Originally posted by Catnip in 2015
Do lactation and breastfeeding slow us down?
To be clear, the benefits of breastfeeding for my son and me outweighed any short-term negative impact on my speed. Fortunately my livelihood does not depend upon running so I was free to make that choice.
Running is a key component of my lifestyle, however, and I have lofty personal goals! I sat on a plateau of essentially identical 5k and 10k times from 4-14 months postpartum and began to doubt my more ambitious goals. I’m pretty confident in saying that lactation is not performance-enhancing, but how much, if at all, does it hold us back?
First, I’ve learned that testosterone levels decrease during lactation.
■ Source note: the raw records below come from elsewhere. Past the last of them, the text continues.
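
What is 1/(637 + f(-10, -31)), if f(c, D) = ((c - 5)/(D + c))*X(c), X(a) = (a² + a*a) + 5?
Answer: 1/712 ≈ 0.0014045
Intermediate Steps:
X(a) = 5 + 2*a² (X(a) = (a² + a²) + 5 = 2*a² + 5 = 5 + 2*a²)
f(c, D) = (-5 + c)*(5 + 2*c²)/(D + c) (f(c, D) = ((c - 5)/(D + c))*(5 + 2*c²) = ((-5 + c)/(D + c))*(5 + 2*c²) = (-5 + c)*(5 + 2*c²)/(D + c))
1/(637 + f(-10, -31)) = 1/(637 + (-5 - 10)*(5 + 2*(-10)²)/(-31 - 10)) = 1/(637 - 15*(5 + 2*100)/(-41)) = 1/(637 - 1/41*(-15)*(5 + 200)) = 1/(637 - 1/41*(-15)*205) = 1/(637 + 75) = 1/712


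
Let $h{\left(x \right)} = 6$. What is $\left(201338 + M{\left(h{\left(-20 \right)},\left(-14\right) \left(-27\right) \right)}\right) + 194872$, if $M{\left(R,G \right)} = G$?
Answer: $396588$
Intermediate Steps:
$\left(201338 + M{\left(h{\left(-20 \right)},\left(-14\right) \left(-27\right) \right)}\right) + 194872 = \left(201338 - -378\right) + 194872 = \left(201338 + 378\right) + 194872 = 201716 + 194872 = 396588$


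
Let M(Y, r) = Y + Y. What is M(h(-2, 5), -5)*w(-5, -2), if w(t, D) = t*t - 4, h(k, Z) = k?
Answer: -84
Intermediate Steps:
M(Y, r) = 2*Y
w(t, D) = -4 + t² (w(t, D) = t² - 4 = -4 + t²)
M(h(-2, 5), -5)*w(-5, -2) = (2*(-2))*(-4 + (-5)²) = -4*(-4 + 25) = -4*21 = -84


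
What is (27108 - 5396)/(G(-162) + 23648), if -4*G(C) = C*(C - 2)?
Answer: 10856/8503 ≈ 1.2767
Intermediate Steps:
G(C) = -C*(-2 + C)/4 (G(C) = -C*(C - 2)/4 = -C*(-2 + C)/4)
(27108 - 5396)/(G(-162) + 23648) = (27108 - 5396)/((1/4)*(-162)*(2 - 1*(-162)) + 23648) = 21712/((1/4)*(-162)*(2 + 162) + 23648) = 21712/((1/4)*(-162)*164 + 23648) = 21712/(-6642 + 23648) = 21712/17006 = 21712*(1/17006) = 10856/8503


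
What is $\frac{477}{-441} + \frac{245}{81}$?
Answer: $\frac{7712}{3969} \approx 1.9431$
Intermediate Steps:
$\frac{477}{-441} + \frac{245}{81} = 477 \left(- \frac{1}{441}\right) + 245 \cdot \frac{1}{81} = - \frac{53}{49} + \frac{245}{81} = \frac{7712}{3969}$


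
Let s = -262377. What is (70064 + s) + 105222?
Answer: -87091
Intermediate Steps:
(70064 + s) + 105222 = (70064 - 262377) + 105222 = -192313 + 105222 = -87091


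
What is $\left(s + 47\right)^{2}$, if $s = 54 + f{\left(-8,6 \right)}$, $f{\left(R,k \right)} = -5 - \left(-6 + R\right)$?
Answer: $12100$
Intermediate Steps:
$f{\left(R,k \right)} = 1 - R$
$s = 63$ ($s = 54 + \left(1 - -8\right) = 54 + \left(1 + 8\right) = 54 + 9 = 63$)
$\left(s + 47\right)^{2} = \left(63 + 47\right)^{2} = 110^{2} = 12100$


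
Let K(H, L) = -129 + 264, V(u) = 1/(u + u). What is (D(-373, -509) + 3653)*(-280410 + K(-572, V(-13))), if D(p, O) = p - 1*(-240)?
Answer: -986568000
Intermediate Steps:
D(p, O) = 240 + p (D(p, O) = p + 240 = 240 + p)
V(u) = 1/(2*u)
K(H, L) = 135
(D(-373, -509) + 3653)*(-280410 + K(-572, V(-13))) = ((240 - 373) + 3653)*(-280410 + 135) = (-133 + 3653)*(-280275) = 3520*(-280275) = -986568000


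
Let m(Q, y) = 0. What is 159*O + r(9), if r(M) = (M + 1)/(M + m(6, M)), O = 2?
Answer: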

Although T in women is significantly less than in men (30 to 95 nanograms per deciliter range versus 300 to 1,200 ng/dL), it is still an essential hormone. Unfortunately I could not find specific T levels associated with lactation (and certainly not in a population of athletes) so I can only speculate about the magnitude of effects.
But we know that testosterone is related to physical ability, energy levels, and aggression so it would follow that this decrease could tack on time to your races. In addition, testosterone may assist in coping with pain (hello marathon training!). The decreased T levels along with increased prolactin (the hormone that helps moms produce milk) are associated with a lower libido. Pepper thinks this is bad for your race times!
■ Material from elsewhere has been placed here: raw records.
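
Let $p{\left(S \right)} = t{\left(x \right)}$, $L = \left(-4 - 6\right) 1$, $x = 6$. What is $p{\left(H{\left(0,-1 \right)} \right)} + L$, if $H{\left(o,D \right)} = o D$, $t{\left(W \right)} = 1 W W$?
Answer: $26$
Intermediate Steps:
$L = -10$ ($L = \left(-10\right) 1 = -10$)
$t{\left(W \right)} = W^{2}$ ($t{\left(W \right)} = W W = W^{2}$)
$H{\left(o,D \right)} = D o$
$p{\left(S \right)} = 36$ ($p{\left(S \right)} = 6^{2} = 36$)
$p{\left(H{\left(0,-1 \right)} \right)} + L = 36 - 10 = 26$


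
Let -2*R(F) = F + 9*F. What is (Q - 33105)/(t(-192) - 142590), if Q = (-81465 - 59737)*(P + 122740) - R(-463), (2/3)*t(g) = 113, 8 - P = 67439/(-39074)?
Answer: 225750584911954/1854979539 ≈ 1.2170e+5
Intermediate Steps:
P = 380031/39074 (P = 8 - 67439/(-39074) = 8 - 67439*(-1)/39074 = 8 - 1*(-67439/39074) = 8 + 67439/39074 = 380031/39074 ≈ 9.7259)
t(g) = 339/2 (t(g) = (3/2)*113 = 339/2)
R(F) = -5*F (R(F) = -(F + 9*F)/2 = -5*F)
Q = -338625230595546/19537 (Q = (-81465 - 59737)*(380031/39074 + 122740) - (-5)*(-463) = -141202*4796322791/39074 - 1*2315 = -338625185367391/19537 - 2315 = -338625230595546/19537 ≈ -1.7333e+10)
(Q - 33105)/(t(-192) - 142590) = (-338625230595546/19537 - 33105)/(339/2 - 142590) = -338625877367931/(19537*(-284841/2)) = -338625877367931/19537*(-2/284841) = 225750584911954/1854979539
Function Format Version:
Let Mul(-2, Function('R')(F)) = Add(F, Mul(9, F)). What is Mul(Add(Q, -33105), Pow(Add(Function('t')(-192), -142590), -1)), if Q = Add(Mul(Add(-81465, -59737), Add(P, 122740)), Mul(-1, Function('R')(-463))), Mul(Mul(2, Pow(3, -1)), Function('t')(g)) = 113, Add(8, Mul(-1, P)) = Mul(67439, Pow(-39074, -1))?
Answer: Rational(225750584911954, 1854979539) ≈ 1.2170e+5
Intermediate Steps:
P = Rational(380031, 39074) (P = Add(8, Mul(-1, Mul(67439, Pow(-39074, -1)))) = Add(8, Mul(-1, Mul(67439, Rational(-1, 39074)))) = Add(8, Mul(-1, Rational(-67439, 39074))) = Add(8, Rational(67439, 39074)) = Rational(380031, 39074) ≈ 9.7259)
Function('t')(g) = Rational(339, 2) (Function('t')(g) = Mul(Rational(3, 2), 113) = Rational(339, 2))
Function('R')(F) = Mul(-5, F) (Function('R')(F) = Mul(Rational(-1, 2), Add(F, Mul(9, F))) = Mul(Rational(-1, 2), Mul(10, F)) = Mul(-5, F))
Q = Rational(-338625230595546, 19537) (Q = Add(Mul(Add(-81465, -59737), Add(Rational(380031, 39074), 122740)), Mul(-1, Mul(-5, -463))) = Add(Mul(-141202, Rational(4796322791, 39074)), Mul(-1, 2315)) = Add(Rational(-338625185367391, 19537), -2315) = Rational(-338625230595546, 19537) ≈ -1.7333e+10)
Mul(Add(Q, -33105), Pow(Add(Function('t')(-192), -142590), -1)) = Mul(Add(Rational(-338625230595546, 19537), -33105), Pow(Add(Rational(339, 2), -142590), -1)) = Mul(Rational(-338625877367931, 19537), Pow(Rational(-284841, 2), -1)) = Mul(Rational(-338625877367931, 19537), Rational(-2, 284841)) = Rational(225750584911954, 1854979539)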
On the positive side, women who breastfeed have better bone density. Yes, even though you are producing calcium-rich milk, your calcium absorption is increased so a runner who has breastfed may be less likely to get stress fractures! Another bit of good news is that by inhibiting menstruation, your iron stores are conserved. The amount of iron produced in breastmilk is far less than what would be lost through monthly periods. And you’ll also miss out on all the monthly yuckiness that tags along.
I would be remiss if I didn’t mention lingering effects of pregnancy–such as increased blood volume–which can boost performance. I’ve spoken with many mothers and read anecdotes from others who report an increase in pain tolerance after labor and delivery. Many women end up running their fastest times after giving birth!
Some nursing moms report losing weight quickly while others believe that breastfeeding seems to make them hold on to a few extra pounds. A few pounds up may slow you down slightly, but being underweight has its own risks (including your milk supply). Personally, I quickly got within a couple pounds of pre-pregnancy weight but my diet was whacked out for a while! I wavered erratically (often within the same day!) between a focus on high quality vegetables and protein and a severe craving for all the chocolate. I also suffered dehydration from underestimating my increased fluid needs. Higher calorie and fluid needs add an additional challenge especially to marathon and ultra-distance racing.
When my son JB was tiny, long runs were significantly limited due to his 2-hour interval between feedings, unless I wanted to pump an extra bottle and get through the discomfort of full boobs at the end of the run. Of course this was a very temporary inconvenience and introducing solid foods at 6 months reduced the pressure of being his exclusive source of nutrition.
On the other hand, a break from training, lingering pelvic or back issues, and loss of core strength will hold you back, at least temporarily. A word of advice here–don’t delay a visit to a women’s health physical therapist for an evaluation. Thyroid problems may emerge in the postpartum period. In addition, relaxin–that joint-loosening hormone–may stick with a nursing mama longer.
Finally, having a newborn causes some significant lifestyle changes regardless of whether you are breastfeeding (or whether you are the one that gave birth). Lack of sleep, an altered training schedule, use of a stroller or treadmill, and changing priorities are a few factors here. Your baby and his daycare buddies will share a variety of illnesses with you that can interrupt your training. When JB was a baby, I did most of my miles on the treadmill and it took ages to get back to pre-pregnancy mileage. Oh – and did I mention the lack of sleep?
So even though there isn’t any hard evidence that breastfeeding slows us down, it’s really no surprise I that was slower while breastfeeding.
OK, mamas, time to weigh in: Did you nurse while competing? Did your races times improve with weaning? When did you set your PRs?